Обучение?! Для андо, несмотря ни на что упорно не избывавшего в себе эльфийские черты!.. Для вещи, непонятно за какие заслуги даром речи наделенной! Для щенка, который, если только это возможно, с перепугу не способен был выйти и на середину комнаты?!… «Ну что ж, посмотрим, на что у тебя еще дерзости хватит… А там и подумаем, не стоит ли подобную просьбу обратно в феа твою мышиную запихнуть.»
- Может тебя еще и через Ард-Гален переправить? - с насмешкой переспросил он, видя, что его прежним окриком мальчишка по привычке уже вроде как напуган. - Отпустить, извинившись перед обитателями Белерианда за то, что долго сородича им не возвращали?..
- Нет, - не без усилия отказался Литхо от исполнения самой заветной своей мечты. - Просто… у меня иногда… руками лечить получается,.. а как делать это совсем по-настоящему, я не знаю… Нехорошо, говорят, когда дар пропадает…

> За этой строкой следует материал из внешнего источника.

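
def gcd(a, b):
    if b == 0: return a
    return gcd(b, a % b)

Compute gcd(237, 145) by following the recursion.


gcd(237, 145) = gcd(145, 92)
gcd(145, 92) = gcd(92, 53)
gcd(92, 53) = gcd(53, 39)
gcd(53, 39) = gcd(39, 14)
gcd(39, 14) = gcd(14, 11)
gcd(14, 11) = gcd(11, 3)
gcd(11, 3) = gcd(3, 2)
gcd(3, 2) = gcd(2, 1)
gcd(2, 1) = gcd(1, 0)
gcd(1, 0) = 1  (base case)

1


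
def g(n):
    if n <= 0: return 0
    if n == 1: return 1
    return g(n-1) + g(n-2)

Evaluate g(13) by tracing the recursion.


Computing g(13) bottom-up:
g(0) = 0
g(1) = 1
g(2) = g(1) + g(0) = 1 + 0 = 1
g(3) = g(2) + g(1) = 1 + 1 = 2
g(4) = g(3) + g(2) = 2 + 1 = 3
g(5) = g(4) + g(3) = 3 + 2 = 5
g(6) = g(5) + g(4) = 5 + 3 = 8
g(7) = g(6) + g(5) = 8 + 5 = 13
g(8) = g(7) + g(6) = 13 + 8 = 21
g(9) = g(8) + g(7) = 21 + 13 = 34
g(10) = g(9) + g(8) = 34 + 21 = 55
g(11) = g(10) + g(9) = 55 + 34 = 89
g(12) = g(11) + g(10) = 89 + 55 = 144
g(13) = g(12) + g(11) = 144 + 89 = 233

233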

На этих словах, смешавшись окончательно, андо умолк. Опустил голову, чтобы хозяин не видел закушенной в замешательстве губы, и стал ждать, когда тот примет хоть какое-нибудь решение. Он понимал, что последние слова Лэйхора были близки к издевке, но ничего не мог с собой поделать. Без надежды он ведь давно бы уже неизвестно во что превратился. А так… Ну влетит за чрезмерную наглость, ну будет хозяин рассержен на него несколько дней… Жутко, конечно, но не рискнуть было бы нельзя - вдруг все-таки что-то получится…
И, наконец, ожидаемое свершилось. Лэйхор заговорил.

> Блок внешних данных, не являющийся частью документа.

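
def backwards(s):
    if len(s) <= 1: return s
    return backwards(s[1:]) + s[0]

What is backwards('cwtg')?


backwards('cwtg') = backwards('wtg') + 'c'
backwards('wtg') = backwards('tg') + 'w'
backwards('tg') = backwards('g') + 't'
backwards('g') = 'g'  (base case)
Concatenating: 'g' + 't' + 'w' + 'c' = 'gtwc'

gtwc


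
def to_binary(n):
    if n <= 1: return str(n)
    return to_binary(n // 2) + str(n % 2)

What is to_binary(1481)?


to_binary(1481) = to_binary(740) + '1'
to_binary(740) = to_binary(370) + '0'
to_binary(370) = to_binary(185) + '0'
to_binary(185) = to_binary(92) + '1'
to_binary(92) = to_binary(46) + '0'
to_binary(46) = to_binary(23) + '0'
to_binary(23) = to_binary(11) + '1'
to_binary(11) = to_binary(5) + '1'
to_binary(5) = to_binary(2) + '1'
to_binary(2) = to_binary(1) + '0'
to_binary(1) = '1'  (base case)
Concatenating: '1' + '0' + '1' + '1' + '1' + '0' + '0' + '1' + '0' + '0' + '1' = '10111001001'

10111001001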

- Я редко дарю что-то просто так, андо, - в пол голоса произнес он. - И это мое разрешение платы потребует. А ты - трус. Станешь ли отрабатывать?
- Но чем? - удивился Литхо, считая, что Повелитель Холода навряд ли найдет для него работу, которую он еще не делал.
- Я придумаю, - с тенью усмешки пообещал тот и в последний раз поинтересовался. - Так что - станешь?
Литхо оставалось только кивнуть и, получив согласие, стрелой вылететь из хозяйских покоев, чтобы хоть как-то отдышаться при мысли о том, что ему впервые в жизни удалось настоять на своем.